她人晃晃悠悠的,看不见路只得从那摞书探出脑袋,待看清了方位便直直朝着他走来。
估摸着差不多到了位置,沈澈手裏卸了力气。“砰”的一声,一大摞书籍被她放在案几上,那小案险些被书压垮去。
她一屁股坐在小榻上,转了转脖子和手臂,突然龇牙咧嘴的嘶了一声,又往后锤了捶自己的肩膀。
一偏头看见谢棠黑着脸坐在椅子上,也不惊讶,反倒眉飞色舞起来。
沈澈随手翻着那摞书,嘴裏还止不住哼着奇怪的小调,只不过一会儿那声音便小了去。
谢棠睁开双眼,不出所料,沈澈一双眼睛正死死盯着仿若天书的文字,定住半天也不见翻动书页。
忽而,她将书往案旁一推,双手一摊,直挺挺地躺回了榻上。
“天书啊天书,什么练气金丹,什么闭神内视。”
谢棠半垂下双眼看着她,窗臺的阳光斜斜照进这一方竹榻。躺着的人紧闭着双眼,耳边毛茸茸的碎发在阳光的照耀下闪着金辉。

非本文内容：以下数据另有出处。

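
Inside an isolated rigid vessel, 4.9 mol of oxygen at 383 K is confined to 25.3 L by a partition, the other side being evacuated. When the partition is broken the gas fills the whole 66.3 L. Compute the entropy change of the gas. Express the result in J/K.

No heat is exchanged and no work is done, so the ideal-gas temperature stays constant.
Entropy is a state function; using a reversible isothermal path, ΔS_gas = nR ln(V₂/V₁) = 4.9 × 8.314 × ln(66.3/25.3) = 39.2 J/K.

ΔS_gas = 39.2 J/K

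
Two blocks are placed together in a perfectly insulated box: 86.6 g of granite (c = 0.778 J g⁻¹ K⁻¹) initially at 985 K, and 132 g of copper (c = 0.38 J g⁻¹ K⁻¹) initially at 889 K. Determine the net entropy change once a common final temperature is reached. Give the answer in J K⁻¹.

ΔS_total = 0.15 J/K

Energy balance: T_f = (m₁c₁T₁ + m₂c₂T₂)/(m₁c₁ + m₂c₂) = 944.03 K.
ΔS₁ = m₁c₁ ln(T_f/T₁) = 67.3748 × ln(944.03/985) = -2.8623 J/K.
ΔS₂ = m₂c₂ ln(T_f/T₂) = 50.16 × ln(944.03/889) = 3.0127 J/K.
ΔS_total = -2.8623 + 3.0127 = 0.15 J/K.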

像是察觉到什么似的,她忽地睁开双眼,翻过身子,捧起脸颊,双眸晶亮地望向谢棠。
谢棠状似无意地移开视线,面上一片淡然。
“餵,谢棠,你是不是火啊?”为了正对着谢棠,沈澈努力挪动身子换了个方向,单手撑着脑袋。
“我都看见了,你的赤鞭子上有火,沾到什么就烧什么。”
她一面说着,一面盯住谢棠腰间的赤鞭,又开口问道:“你的鞭子叫什么名字,你能告诉我吗?”

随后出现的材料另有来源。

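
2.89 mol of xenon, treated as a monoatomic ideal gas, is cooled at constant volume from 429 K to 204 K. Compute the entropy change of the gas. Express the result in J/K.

At constant volume, ΔS = nC_V ln(T₂/T₁) with C_V = 3R/2 = 12.47 J mol⁻¹ K⁻¹.
ΔS = 2.89 × 12.47 × ln(204/429) = -26.8 J/K.

ΔS = -26.8 J/K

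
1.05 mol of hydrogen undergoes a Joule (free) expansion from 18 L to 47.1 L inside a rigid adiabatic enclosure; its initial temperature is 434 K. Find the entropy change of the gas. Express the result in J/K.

For an ideal gas in free expansion Q = 0 and W = 0, so T is unchanged.
Entropy is a state function; using a reversible isothermal path, ΔS_gas = nR ln(V₂/V₁) = 1.05 × 8.314 × ln(47.1/18) = 8.4 J/K.

ΔS_gas = 8.4 J/K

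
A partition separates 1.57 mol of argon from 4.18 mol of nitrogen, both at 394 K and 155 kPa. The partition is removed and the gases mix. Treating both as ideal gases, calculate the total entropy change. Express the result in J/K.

Mole fractions: x_A = 1.57/5.75 = 0.273, x_B = 0.727.
ΔS_mix = −R(n_A ln x_A + n_B ln x_B) = −8.314 × (1.57 ln 0.273 + 4.18 ln 0.727) = 28 J/K.

ΔS_mix = 28 J/K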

她问题很多,一个接着一个,谢棠不厌其烦地听着,只是在最后终于回她。
“赤鸿灵鞭。”
沈澈啧啧称奇,又是说着软话,叫谢棠以后万不可拿这长满倒刺的鞭子打她,万一把她一鞭子打死,这世上可就没人管他了。
谢棠只当她在稀裏糊涂地说些鬼话,冷冷地坐在一旁不回她话。
沈澈自己一个人倒也说得自在,“你知道我是什么吗?你猜猜?”
眼前之人神情雀跃,眼中的天真率直落在直直落在谢棠眼裏,不似为假。
沈澈将自己如何验灵,又如何没有反应,水底又如何如何变幻全都一一说给谢棠听。
说到兴头处,恨不得手脚并用的绘声绘色展示。谢棠从来没发现她的话竟可以如此多。
以往谢棠最喜静,若是谁敢在他周围大声嚷闹,他必定活刮那人一层皮。
可他现在不觉得聒噪,可能是有时间吧,他自己这么想的。无聊的合黎和那些像穿着丧服似的修士都让他觉得厌烦。

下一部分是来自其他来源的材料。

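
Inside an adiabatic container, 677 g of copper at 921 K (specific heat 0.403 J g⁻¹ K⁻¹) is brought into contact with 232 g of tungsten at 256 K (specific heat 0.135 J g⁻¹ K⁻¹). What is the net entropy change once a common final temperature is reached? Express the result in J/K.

ΔS_total = 16.6 J/K

Energy balance: T_f = (m₁c₁T₁ + m₂c₂T₂)/(m₁c₁ + m₂c₂) = 852.52 K.
ΔS₁ = m₁c₁ ln(T_f/T₁) = 272.831 × ln(852.52/921) = -21.08 J/K.
ΔS₂ = m₂c₂ ln(T_f/T₂) = 31.32 × ln(852.52/256) = 37.68 J/K.
ΔS_total = -21.08 + 37.68 = 16.6 J/K.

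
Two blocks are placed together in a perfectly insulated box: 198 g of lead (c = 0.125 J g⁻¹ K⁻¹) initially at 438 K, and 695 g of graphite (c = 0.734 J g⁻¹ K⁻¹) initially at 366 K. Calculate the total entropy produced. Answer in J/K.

Energy balance: T_f = (m₁c₁T₁ + m₂c₂T₂)/(m₁c₁ + m₂c₂) = 369.33 K.
ΔS₁ = m₁c₁ ln(T_f/T₁) = 24.75 × ln(369.33/438) = -4.2205 J/K.
ΔS₂ = m₂c₂ ln(T_f/T₂) = 510.13 × ln(369.33/366) = 4.6226 J/K.
ΔS_total = -4.2205 + 4.6226 = 0.402 J/K.

ΔS_total = 0.402 J/K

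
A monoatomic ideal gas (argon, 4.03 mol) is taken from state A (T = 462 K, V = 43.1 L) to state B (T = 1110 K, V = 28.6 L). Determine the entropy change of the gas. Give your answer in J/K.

Entropy is a state function: ΔS = nC_V ln(T₂/T₁) + nR ln(V₂/V₁), with C_V = 3R/2 = 12.47 J mol⁻¹ K⁻¹ for a monoatomic ideal gas.
ΔS = 4.03 × [12.47 × ln(1110/462) + 8.314 × ln(28.6/43.1)] = 30.3 J/K.

ΔS = 30.3 J/K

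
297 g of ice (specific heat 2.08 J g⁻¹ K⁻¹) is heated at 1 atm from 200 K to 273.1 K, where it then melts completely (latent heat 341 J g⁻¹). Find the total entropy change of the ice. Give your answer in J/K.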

倒不如听眼前的人讲着,至少说话讨喜也看得过去,不让他烦闷。
他偶尔抬起茶杯,掀起杯盖沿着杯口轻轻滑动,撇去表面的浮沫,小口吹着散去热气,气定神闲地听着沈澈叽叽喳喳。
说起自己进了藏书阁,沈澈双手合十又是为谢棠可惜,说他一定没见过这么多的书。